Altered Mitochondrial Network Morphology And Regulatory Proteins In Mitochondrial Quality Control In Myotubes From Severely Obese Humans With Or Without Type 2 Diabetes
Healthy mitochondrial networks are maintained via balanced integration of mitochondrial quality control processes (biogenesis, fusion, fission, and mitophagy). The purpose of this study was to investigate the effects of severe obesity and type 2 diabetes (T2D) on mitochondrial network morphology and expression of proteins regulating mitochondrial quality control processes in cultured human myotubes. Primary human skeletal muscle cells were isolated from biopsies from lean, severely obese nondiabetic individuals and severely obese type 2 diabetic individuals (n = 8–9/group) and were differentiated to myotubes. Mitochondrial network morphology was determined in live cells via confocal microscopy and protein markers of mitochondrial quality control were measured by immunoblotting. Myotubes from severely obese nondiabetic and type 2 diabetic humans exhibited fragmented mitochondrial networks (P < 0.05). Mitochondrial fission protein Drp1 (Ser616) phosphorylation was higher in myotubes from severely obese nondiabetic humans when compared with the lean controls (P < 0.05), while mitophagy protein Parkin expression was lower in myotubes from severely obese individuals with T2D in comparison to the other groups (P < 0.05).
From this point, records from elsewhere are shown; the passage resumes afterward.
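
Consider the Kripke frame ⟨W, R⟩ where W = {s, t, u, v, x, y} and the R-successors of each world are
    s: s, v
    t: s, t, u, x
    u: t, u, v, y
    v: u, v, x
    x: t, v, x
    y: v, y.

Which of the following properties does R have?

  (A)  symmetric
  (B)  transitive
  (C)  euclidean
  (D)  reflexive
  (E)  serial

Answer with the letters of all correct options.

(A) not symmetric: s R v but not v R s.
(B) not transitive: s R v and v R u but not s R u.
(C) not euclidean: s R v and s R s but not v R s.
(D) reflexive: each world relates to itself.
(E) serial: every world has an R-successor.

D, E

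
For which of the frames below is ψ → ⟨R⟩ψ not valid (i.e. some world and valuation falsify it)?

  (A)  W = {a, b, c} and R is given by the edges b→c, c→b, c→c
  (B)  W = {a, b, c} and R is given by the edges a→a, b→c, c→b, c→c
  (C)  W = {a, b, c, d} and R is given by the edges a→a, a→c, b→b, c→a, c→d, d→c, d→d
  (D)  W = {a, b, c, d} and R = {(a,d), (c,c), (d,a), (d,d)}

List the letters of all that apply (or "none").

The schema ψ → ⟨R⟩ψ is the dual of axiom T; it is valid on a frame iff R is reflexive.
(A) R is not reflexive (not a R a), so the schema fails here.
(B) R is not reflexive (not b R b), so the schema fails here.
(C) R is not reflexive (not c R c), so the schema fails here.
(D) R is not reflexive (not a R a), so the schema fails here.

A, B, C, D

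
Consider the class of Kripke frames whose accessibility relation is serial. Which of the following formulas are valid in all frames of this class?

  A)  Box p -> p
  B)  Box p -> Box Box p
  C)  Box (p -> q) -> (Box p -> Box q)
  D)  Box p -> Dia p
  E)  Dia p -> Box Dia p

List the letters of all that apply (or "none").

(A) axiom T: valid iff R is reflexive. Such an R need not be reflexive — not valid.
(B) Box p -> Box Box p (axiom 4) characterises the transitive frames. Such an R need not be transitive — not valid.
(C) Box (p -> q) -> (Box p -> Box q) is axiom K, valid on every Kripke frame — valid.
(D) Box p -> Dia p is axiom D; it is valid on a frame exactly when R is serial. Every such R is serial, so valid.
(E) Dia p -> Box Dia p (axiom 5) characterises the euclidean frames. Such an R need not be euclidean — not valid.

C, D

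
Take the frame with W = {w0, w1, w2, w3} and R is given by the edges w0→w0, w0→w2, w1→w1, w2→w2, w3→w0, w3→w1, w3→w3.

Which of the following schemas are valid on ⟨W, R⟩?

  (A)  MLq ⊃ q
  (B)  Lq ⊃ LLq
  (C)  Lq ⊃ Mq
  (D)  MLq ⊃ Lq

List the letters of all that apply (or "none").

R is not symmetric: w0 R w2 but not w2 R w0.
R is not transitive: w3 R w0 and w0 R w2 but not w3 R w2.
R is not euclidean: w0 R w2 and w0 R w0 but not w2 R w0.
R is serial: every world has an R-successor.
(A) the dual of axiom B: valid iff R is symmetric. R is not symmetric — not valid.
(B) axiom 4: valid iff R is transitive. R is not transitive — not valid.
(C) Lq ⊃ Mq is axiom D; it is valid on a frame exactly when R is serial. R is serial, so valid.
(D) the dual of axiom 5: valid iff R is euclidean. R is not euclidean — not valid.

C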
These data suggest that regulatory proteins in mitochondrial quality control processes, specifically mitochondrial fission protein Drp1 (Ser616) phosphorylation and mitophagy protein Parkin, are intrinsically dysregulated at cellular level in skeletal muscle from severely obese nondiabetic and type 2 diabetic humans, respectively. These differentially expressed mitochondrial quality control proteins may play a role in mitochondrial fragmentation evident in skeletal muscle from severely obese and type 2 diabetic humans.
Novelty Mitochondrial network morphology and mitochondrial quality control proteins are intrinsically dysregulated in skeletal muscle cells from severely obese humans with or without T2D.